A queda da civilização havia acontecido há mais de uma década, mas os mortos nunca foram a maior ameaça. Os vivos aprenderam a construir muros, plantar comida e até mesmo formar comunidades, porém também aprenderam a mentir, roubar e matar. Em uma região esquecida da Geórgia, quatro comunidades sobreviviam de maneiras completamente diferentes, cada uma acreditando possuir a resposta para o futuro. A Fazenda era um símbolo de esperança, seus moradores viviam do campo, protegendo plantações e rebanhos enquanto tentavam manter os antigos valores da humanidade. Famílias dividiam as refeições, crianças ainda brincavam pelos celeiros e a fé era um refúgio em meio ao caos. Contudo, as cercas frágeis e a falta de homens armados tornavam o local vulnerável. A dezenas de quilômetros dali, o Complexo Industrial Blackwood se erguia dentro de uma gigantesca fábrica abandonada. Governados por um conselho rigoroso, seus habitantes viviam sob disciplina absoluta.
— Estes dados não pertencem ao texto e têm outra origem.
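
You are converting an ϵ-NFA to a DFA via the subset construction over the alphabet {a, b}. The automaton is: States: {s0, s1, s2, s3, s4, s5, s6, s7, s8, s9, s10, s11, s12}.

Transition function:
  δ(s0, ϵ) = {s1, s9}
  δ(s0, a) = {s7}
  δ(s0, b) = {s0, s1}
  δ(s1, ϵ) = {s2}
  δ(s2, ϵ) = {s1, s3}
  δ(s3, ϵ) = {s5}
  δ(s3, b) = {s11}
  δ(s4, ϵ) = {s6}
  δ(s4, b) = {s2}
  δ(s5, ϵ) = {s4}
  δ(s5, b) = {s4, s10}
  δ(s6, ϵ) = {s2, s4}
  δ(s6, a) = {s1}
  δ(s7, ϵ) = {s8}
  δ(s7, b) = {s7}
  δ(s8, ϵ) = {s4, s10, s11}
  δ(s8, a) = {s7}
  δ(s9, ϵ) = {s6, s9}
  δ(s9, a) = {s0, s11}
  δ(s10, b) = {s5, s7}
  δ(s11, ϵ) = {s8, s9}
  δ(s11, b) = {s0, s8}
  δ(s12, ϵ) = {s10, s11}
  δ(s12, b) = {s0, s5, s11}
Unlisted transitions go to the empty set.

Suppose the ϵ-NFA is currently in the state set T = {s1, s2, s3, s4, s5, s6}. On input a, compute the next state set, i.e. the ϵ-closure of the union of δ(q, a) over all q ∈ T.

{s1, s2, s3, s4, s5, s6}

s6 on a → {s1}.
No a-transition from s1, s2, s3, s4, s5.
Union after reading a: {s1}.
Now take the ϵ-closure:
From s1 via ϵ: add s2.
From s2 via ϵ: add s3.
From s3 via ϵ: add s5.
From s5 via ϵ: add s4.
From s4 via ϵ: add s6.
No new states can be added; the closed set is {s1, s2, s3, s4, s5, s6}.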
Cada pessoa possuía uma função, cada recurso era contado e qualquer erro era punido. Blackwood possuía armas, soldados e muralhas fortes, mas poucos ali sabiam o significado da palavra liberdade. Ao sul, às margens de um rio, estava o Refúgio Riverside, formado por trailers, ônibus abandonados e pequenas casas de madeira. Seus moradores eram conhecidos por receberem viajantes e realizarem trocas com outras comunidades. Acreditavam que ninguém deveria enfrentar o mundo sozinho. Essa generosidade lhes garantirá muitos aliados, mas também abrirá as portas para traidores e criminosos. Mais distante, envolta em mistérios, encontrava-se a antiga Penitenciária West Georgia. Seus altos muros continuavam de pé, mas ninguém tinha notícias do que realmente acontecia lá. Alguns diziam que a prisão estava vazia. Outros juravam ver fumaça saindo das torres e luzes acesas durante a noite. Para muitos, era apenas uma lenda.
Durante anos, as três comunidades mantiveram uma relação de comércio e paz, mas tudo mudou quando comboios começaram a desaparecer nas estradas. Patrulheiros da Fazenda sumiram sem deixar rastros. Pescadores de Riverside foram encontrados mortos nas margens do rio. Batedores enviados por Blackwood nunca retornaram. Ao mesmo tempo, hordas de errantes começaram a surgir em locais improváveis, como se alguém estivesse guiando os mortos. As suspeitas e acusações rapidamente surgiram. Blackwood acreditava que Riverside estava escondendo recursos e sabotando as rotas comerciais. Riverside passou a enxergar os militares da fábrica como uma ameaça. Já a Fazenda, pequena e indefesa, se viu no meio de um conflito que poderia destruí-la. Foi então que uma patrulha de Riverside encontrou um homem gravemente ferido na floresta. Vestindo um uniforme antigo de guarda prisional e carregando uma chave marcada com o símbolo da Penitenciária West Georgia, ele revelou algo que ninguém esperava: A prisão estava viva.
Centenas de sobreviventes habitavam seus corredores. Durante anos, eles permaneceram isolados, governados por um homem conhecido apenas como Diretor Sullivan, um ex-diretor penitenciário que havia transformado a prisão em um verdadeiro reino. Lá dentro, a ordem era mantida através do medo, e qualquer oposição terminava nas celas subterrâneas. Mas algo pior estava acontecendo, um grupo conhecido como Os Filhos do Julgamento, formado por antigos detentos e fanáticos religiosos, havia se rebelado. Liderados pelo brutal Elias Graves, eles acreditavam que o apocalipse era uma purificação divina e que os fracos não mereciam sobreviver. Depois de tomar parte da prisão, começaram a usar caminhões e sirenes para direcionar hordas inteiras contra comunidades próximas. Os desaparecimentos, os ataques e os comboios destruídos eram obra deles.
Há algo escondido na Penitenciária West Georgia: Um antigo bunker militar. E dentro dele, além de armas e suprimentos suficientes para sustentar uma guerra, existe um arquivo contendo informações sobre os primeiros dias da infecção… informações que podem mudar tudo o que os sobreviventes acreditam saber sobre o fim do mundo.